Three recent proposals for improving presentations at conferences




















Communications of the ACM (Association for Computing Machinery) is one of the most venerable computer science magazines. In the September 2011 issue their editor-in-chief, Moshe Y. Vardi, proposed three ways to improve presentations:

“Conferences should, in my opinion, take active measures to improve presentation quality. A radical proposal would be to require authors to submit not only papers but also video recordings of their talks. The quality of those presentations would be considered in making program decisions. 

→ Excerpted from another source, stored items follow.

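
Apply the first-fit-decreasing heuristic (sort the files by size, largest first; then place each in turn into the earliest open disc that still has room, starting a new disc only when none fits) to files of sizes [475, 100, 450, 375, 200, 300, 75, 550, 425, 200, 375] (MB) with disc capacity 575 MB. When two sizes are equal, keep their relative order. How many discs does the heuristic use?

7

Sorted descending: 550, 475, 450, 425, 375, 375, 300, 200, 200, 100, 75.
  550 → disc 1 (new)  [load 550/575]
  475 → disc 2 (new)  [load 475/575]
  450 → disc 3 (new)  [load 450/575]
  425 → disc 4 (new)  [load 425/575]
  375 → disc 5 (new)  [load 375/575]
  375 → disc 6 (new)  [load 375/575]
  300 → disc 7 (new)  [load 300/575]
  200 → disc 5  [load 575/575]
  200 → disc 6  [load 575/575]
  100 → disc 2  [load 575/575]
  75 → disc 3  [load 525/575]
7 discs opened.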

Less radical a move is to require authors to send draft presentations before the conference, and receive feedback from their session chairs. 

It should also be relatively easy to augment conference-management systems with feedback pages where conference participants can give speakers anonymous feedback on their presentations. (That would give attendees something constructive to do during poor presentations!)”

You can download the full text of his article, "Are you talking to me?" here (click on PDF).

I like his radical proposal of requiring a video recording. But, when Togrstent Grust approved of that he got comments with the expected objection that this would make it significantly more time consuming to submit a paper. Well, of course. Improved quality isn’t free. Back in March 2010 I blogged about how the quality of presentations at the annual conference of the American Society of Colon and Rectal Surgeons had improved. A possible explanation was requiring submission of a written manuscript. I suspect also requiring a video would have a similar effect.

The image of a conference audience is from Wikimedia Commons.